Jeff Mills, ou comme un air de Détroit au LC Club

Détroit, milieu des années 80. Juan Atkins, Derrick May, Kevin Saunderson, Robert Hood, Mad Mike, Darwin Hall et Jeff Mills font partie de ceux qui ont donné au mot « techno » tout son sens. Véritable pionnier du genre musical, le célèbre DJ producteur était présent à Nantes, au LC Club, pour la deuxième soirée « Legends » du 3 mars dernier. Un nom de soirée digne du personnage vedette de la nuit.

C’est le DJ résident du LC club, David Asko, qui donne le ton à cette soirée. Déjà, dans une atmosphère très techno. Les gens arrivent de plus en plus nombreux. La foule commence à danser, l’ambiance monte. On aperçoit depuis l’étage Jeff Mills, attendant son tour, accroupit. Il bat la pulsation du track de David Asko, en réglant les derniers détails sur sa fameuse TR-909, machine de création qu’il utilise depuis toujours en live. Deux heures du matin : David Asko termine son set, sous les applaudissements du public. Jeff Mills attaque.

Perdu dans la foule, face à Jeff Mills. © Peter JC Antoine

L’entrée en scène d’une légende

C’est grandiose. Véritable magicien, ses mains bougent dans tous les sens mais toujours de manière très précise. Il n’échangera cependant que de rares regards avec son public, trop concentré sur sa musique, qui l’anime depuis tant d’année, et dont il ne semble guère se lasser. La techno est envoûtante, parfois mélodique ou même brutale.

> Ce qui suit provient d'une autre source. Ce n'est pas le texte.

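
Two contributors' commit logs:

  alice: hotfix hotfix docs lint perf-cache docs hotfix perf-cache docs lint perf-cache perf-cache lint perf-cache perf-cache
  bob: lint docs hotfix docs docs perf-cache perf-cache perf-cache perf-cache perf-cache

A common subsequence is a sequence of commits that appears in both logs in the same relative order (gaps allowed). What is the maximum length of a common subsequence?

Taking hotfix at alice[2]=bob[3], then docs at alice[3]=bob[4], then docs at alice[6]=bob[5], then perf-cache at alice[8]=bob[6], then perf-cache at alice[11]=bob[7], then perf-cache at alice[12]=bob[8], then perf-cache at alice[14]=bob[9], then perf-cache at alice[15]=bob[10] gives a common subsequence of length 8. Since dp[15][10] = 8, nothing longer is possible.

8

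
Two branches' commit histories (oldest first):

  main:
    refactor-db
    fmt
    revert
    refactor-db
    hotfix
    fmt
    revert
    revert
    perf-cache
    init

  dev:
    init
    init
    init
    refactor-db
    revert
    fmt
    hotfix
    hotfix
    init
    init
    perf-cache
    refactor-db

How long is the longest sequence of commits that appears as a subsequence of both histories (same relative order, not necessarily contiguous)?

4

Taking refactor-db (main #1, dev #4), then fmt (main #2, dev #6), then hotfix (main #5, dev #8), then perf-cache (main #9, dev #11) gives a common subsequence of length 4. dp[10][12] = 4 confirms this is the maximum.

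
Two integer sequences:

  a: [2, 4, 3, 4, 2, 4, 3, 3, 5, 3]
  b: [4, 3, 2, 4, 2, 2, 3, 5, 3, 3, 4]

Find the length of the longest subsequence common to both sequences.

One common subsequence of length 7: 4 (a #2, b #1), then 3 (a #3, b #2), then 4 (a #4, b #4), then 2 (a #5, b #6), then 3 (a #7, b #7), then 3 (a #8, b #9), then 3 (a #10, b #10). Since dp[10][11] = 7, nothing longer is possible.

7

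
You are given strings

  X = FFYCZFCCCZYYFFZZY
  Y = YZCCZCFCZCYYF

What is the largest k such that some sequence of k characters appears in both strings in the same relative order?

9

Taking Y [3,1]; then C [4,4]; then Z [5,5]; then F [6,7]; then C [7,8]; then C [9,10]; then Y [11,11]; then Y [12,12]; then F [14,13] gives a common subsequence of length 9, and the DP table's final entry dp[17][13] is also 9, so no common subsequence is longer.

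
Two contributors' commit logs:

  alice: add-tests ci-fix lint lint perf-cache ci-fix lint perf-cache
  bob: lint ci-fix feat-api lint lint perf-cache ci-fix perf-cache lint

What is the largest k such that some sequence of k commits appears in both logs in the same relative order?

6

Match ci-fix at alice[2]=bob[2], lint at alice[3]=bob[4], lint at alice[4]=bob[5], perf-cache at alice[5]=bob[6], ci-fix at alice[6]=bob[7], lint at alice[7]=bob[9] — 6 commits in the same relative order in both. dp[8][9] = 6 confirms this is the maximum.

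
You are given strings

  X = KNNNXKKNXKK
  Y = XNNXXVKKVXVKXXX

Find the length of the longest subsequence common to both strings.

7

Taking N (X #2, Y #2), N (X #3, Y #3), X (X #5, Y #5), K (X #6, Y #7), K (X #7, Y #8), X (X #9, Y #10), K (X #10, Y #12) gives a common subsequence of length 7. dp[11][15] = 7 confirms this is the maximum.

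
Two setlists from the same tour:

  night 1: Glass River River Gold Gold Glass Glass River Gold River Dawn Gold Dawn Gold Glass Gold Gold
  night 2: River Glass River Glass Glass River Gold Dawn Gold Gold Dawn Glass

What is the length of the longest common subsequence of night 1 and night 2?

Match Glass at night 1[1]=night 2[2] → River at night 1[3]=night 2[3] → Glass at night 1[6]=night 2[4] → Glass at night 1[7]=night 2[5] → River at night 1[8]=night 2[6] → Gold at night 1[9]=night 2[7] → Dawn at night 1[11]=night 2[8] → Gold at night 1[12]=night 2[10] → Dawn at night 1[13]=night 2[11] → Glass at night 1[15]=night 2[12] — 10 songs in the same relative order in both. dp[17][12] = 10 confirms this is the maximum.

10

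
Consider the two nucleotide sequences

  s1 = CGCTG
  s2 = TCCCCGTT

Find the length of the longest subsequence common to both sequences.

3

Pick C (s1 #1, s2 #5) → G (s1 #2, s2 #6) → T (s1 #4, s2 #8); all 3 bases appear in both, in order. dp[5][8] = 3 confirms this is the maximum.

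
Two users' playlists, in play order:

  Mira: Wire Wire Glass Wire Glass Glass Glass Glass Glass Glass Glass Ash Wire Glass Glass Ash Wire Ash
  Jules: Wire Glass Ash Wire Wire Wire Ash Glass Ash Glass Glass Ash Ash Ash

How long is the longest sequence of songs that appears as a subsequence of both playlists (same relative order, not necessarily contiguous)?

9

Taking Wire [1,4], Wire [2,5], Wire [4,6], Glass [5,8], Glass [10,10], Glass [11,11], Ash [12,12], Ash [16,13], Ash [18,14] gives a common subsequence of length 9. dp[18][14] = 9 confirms this is the maximum.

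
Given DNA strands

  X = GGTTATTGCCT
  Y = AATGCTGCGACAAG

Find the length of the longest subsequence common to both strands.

Match A (X #5, Y #2) → T (X #6, Y #3) → T (X #7, Y #6) → G (X #8, Y #7) → C (X #9, Y #8) → C (X #10, Y #11) — 6 bases in the same relative order in both, and the DP table's final entry dp[11][14] is also 6, so no common subsequence is longer.

6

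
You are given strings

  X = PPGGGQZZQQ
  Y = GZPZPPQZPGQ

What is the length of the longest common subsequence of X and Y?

5

Let dp[i][j] be the LCS length of the first i characters of X and the first j characters of Y. dp[i][j] = dp[i-1][j-1]+1 when the i-th and j-th characters match, else max(dp[i-1][j], dp[i][j-1]).
    ·  G  Z  P  Z  P  P  Q  Z  P  G  Q
 ·  0  0  0  0  0  0  0  0  0  0  0  0
 P  0  0  0  1  1  1  1  1  1  1  1  1
 P  0  0  0  1  1  2  2  2  2  2  2  2
 G  0  1  1  1  1  2  2  2  2  2  3  3
 G  0  1  1  1  1  2  2  2  2  2  3  3
 G  0  1  1  1  1  2  2  2  2  2  3  3
 Q  0  1  1  1  1  2  2  3  3  3  3  4
 Z  0  1  2  2  2  2  2  3  4  4  4  4
 Z  0  1  2  2  3  3  3  3  4  4  4  4
 Q  0  1  2  2  3  3  3  4  4  4  4  5
 Q  0  1  2  2  3  3  3  4  4  4  4  5
dp[10][11] = 5. One LCS (by backtracking along matches): PPQZQ.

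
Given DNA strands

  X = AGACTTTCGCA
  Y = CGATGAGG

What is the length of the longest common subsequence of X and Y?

Pick G (X #2, Y #2); then A (X #3, Y #3); then T (X #7, Y #4); then G (X #9, Y #5); then A (X #11, Y #6); all 5 bases appear in both, in order. The LCS DP gives dp[11][8] = 5, so this is optimal.

5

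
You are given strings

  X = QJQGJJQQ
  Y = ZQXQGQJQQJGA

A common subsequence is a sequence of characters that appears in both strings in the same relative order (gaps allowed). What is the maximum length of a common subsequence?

6

Match Q (X #1, Y #2), Q (X #3, Y #4), G (X #4, Y #5), J (X #6, Y #7), Q (X #7, Y #8), Q (X #8, Y #9) — 6 characters in the same relative order in both. dp[8][12] = 6 confirms this is the maximum.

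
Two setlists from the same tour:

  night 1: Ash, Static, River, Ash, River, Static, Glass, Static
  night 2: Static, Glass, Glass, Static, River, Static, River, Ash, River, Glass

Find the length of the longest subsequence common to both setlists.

5

Pick Static at night 1[2]=night 2[6], then River at night 1[3]=night 2[7], then Ash at night 1[4]=night 2[8], then River at night 1[5]=night 2[9], then Glass at night 1[7]=night 2[10]; all 5 songs appear in both, in order. Since dp[8][10] = 5, nothing longer is possible.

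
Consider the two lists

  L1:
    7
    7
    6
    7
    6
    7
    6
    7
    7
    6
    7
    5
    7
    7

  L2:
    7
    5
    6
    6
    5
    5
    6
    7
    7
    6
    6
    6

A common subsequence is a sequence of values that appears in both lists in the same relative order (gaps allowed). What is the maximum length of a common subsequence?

7

Pick 7 [1,1] → 6 [3,3] → 6 [5,4] → 6 [7,7] → 7 [8,8] → 7 [9,9] → 6 [10,12]; all 7 values appear in both, in order, and the DP table's final entry dp[14][12] is also 7, so no common subsequence is longer.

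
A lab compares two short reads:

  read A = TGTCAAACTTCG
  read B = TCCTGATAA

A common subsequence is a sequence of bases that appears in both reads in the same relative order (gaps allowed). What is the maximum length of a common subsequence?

5

Let dp[i][j] be the LCS length of the first i bases of read A and the first j bases of read B. dp[i][j] = dp[i-1][j-1]+1 when the i-th and j-th bases match, else max(dp[i-1][j], dp[i][j-1]).
    ·  T  C  C  T  G  A  T  A  A
 ·  0  0  0  0  0  0  0  0  0  0
 T  0  1  1  1  1  1  1  1  1  1
 G  0  1  1  1  1  2  2  2  2  2
 T  0  1  1  1  2  2  2  3  3  3
 C  0  1  2  2  2  2  2  3  3  3
 A  0  1  2  2  2  2  3  3  4  4
 A  0  1  2  2  2  2  3  3  4  5
 A  0  1  2  2  2  2  3  3  4  5
 C  0  1  2  3  3  3  3  3  4  5
 T  0  1  2  3  4  4  4  4  4  5
 T  0  1  2  3  4  4  4  5  5  5
 C  0  1  2  3  4  4  4  5  5  5
 G  0  1  2  3  4  5  5  5  5  5
dp[12][9] = 5. One LCS (by backtracking along matches): TGTAA.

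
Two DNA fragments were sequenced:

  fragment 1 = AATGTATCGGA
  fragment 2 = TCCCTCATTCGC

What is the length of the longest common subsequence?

6

Match T at fragment 1[3]=fragment 2[1]; then T at fragment 1[5]=fragment 2[5]; then A at fragment 1[6]=fragment 2[7]; then T at fragment 1[7]=fragment 2[9]; then C at fragment 1[8]=fragment 2[10]; then G at fragment 1[9]=fragment 2[11] — 6 bases in the same relative order in both. The LCS DP gives dp[11][12] = 6, so this is optimal.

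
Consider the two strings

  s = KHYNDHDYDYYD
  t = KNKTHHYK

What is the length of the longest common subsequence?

4

Pick K (s #1, t #3), then H (s #2, t #5), then H (s #6, t #6), then Y (s #8, t #7); all 4 characters appear in both, in order, and the DP table's final entry dp[12][8] is also 4, so no common subsequence is longer.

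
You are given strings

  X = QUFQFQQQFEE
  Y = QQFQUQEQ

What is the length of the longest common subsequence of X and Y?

Let dp[i][j] be the LCS length of the first i characters of X and the first j characters of Y. dp[i][j] = dp[i-1][j-1]+1 when the i-th and j-th characters match, else max(dp[i-1][j], dp[i][j-1]).
    ·  Q  Q  F  Q  U  Q  E  Q
 ·  0  0  0  0  0  0  0  0  0
 Q  0  1  1  1  1  1  1  1  1
 U  0  1  1  1  1  2  2  2  2
 F  0  1  1  2  2  2  2  2  2
 Q  0  1  2  2  3  3  3  3  3
 F  0  1  2  3  3  3  3  3  3
 Q  0  1  2  3  4  4  4  4  4
 Q  0  1  2  3  4  4  5  5  5
 Q  0  1  2  3  4  4  5  5  6
 F  0  1  2  3  4  4  5  5  6
 E  0  1  2  3  4  4  5  6  6
 E  0  1  2  3  4  4  5  6  6
dp[11][8] = 6. One LCS (by backtracking along matches): QQFQQQ.

6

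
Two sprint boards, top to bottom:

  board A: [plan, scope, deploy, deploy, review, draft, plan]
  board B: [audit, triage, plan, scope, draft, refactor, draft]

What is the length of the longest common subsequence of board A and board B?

Taking plan [1,3], scope [2,4], draft [6,7] gives a common subsequence of length 3, and the DP table's final entry dp[7][7] is also 3, so no common subsequence is longer.

3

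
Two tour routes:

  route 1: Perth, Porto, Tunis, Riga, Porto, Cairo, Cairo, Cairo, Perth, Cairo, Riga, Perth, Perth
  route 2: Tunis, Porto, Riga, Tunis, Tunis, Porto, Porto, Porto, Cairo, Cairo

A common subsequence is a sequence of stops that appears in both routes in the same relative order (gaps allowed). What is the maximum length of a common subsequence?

Taking Porto at route 1[2]=route 2[2] → Tunis at route 1[3]=route 2[5] → Porto at route 1[5]=route 2[8] → Cairo at route 1[8]=route 2[9] → Cairo at route 1[10]=route 2[10] gives a common subsequence of length 5, and the DP table's final entry dp[13][10] is also 5, so no common subsequence is longer.

5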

Le live durera trois heures: elles passent très vite.

Quand on demande à Julien, originaire de Paris, ce que représente Jeff Mills pour lui, il nous répond : « Jeff Mills reste une carrure emblématique de la techno, à la fois mélodieux et ensorcelant ». Sous un tonnerre d’applaudissements, Jeff Mills quitte la scène à cinq heures, en remerciant son public. Il n’aura cependant pas mis l’accent sur « l’acid », sous-genre de la techno, qu’il aime d’habitude faire partager.

PSYK clôt la soirée de manière plus brutale. Sous ses airs de premiers de la classe, son kick lourd raisonnera pendant les deux heures qui lui son imparties. Le live plaît. La foule, composée d’un public de 18 à 50 ans, restera danser jusqu’aux aurores sur la techno parfois à la limite de l’Indus de PSYK.

Le LC : un club d’envergure

Le LC est sans conteste un des lieux phare de la scène techno/house de Nantes. La programmation est véritablement de qualité. Il a précédemment accueilli le king de l’acid : Emmanuel Top. Il accueillait aussi  Mezigue, l’étoile montante de la house made in paris, et recevra bientôt Perc ou encore Dave Clark.

Cet ancien hangar à bananes de l’île de Nantes a la chance d’avoir un plafond très haut, donnant un effet d’espace. Il permet la présence d’un grand étage tout autour de la scène. Les espaces fumeurs sont aussi spacieux.

Et de la place, il en fallait pour accueillir la foule de ce vendredi soir. Après une razzia lors des préventes, le club a rajouté 200 places, elles aussi parties très vite. Il a donc fallu en rajouter encore 100. A l’entrée du club, 200 places étaient en vente libre pour les retardataires.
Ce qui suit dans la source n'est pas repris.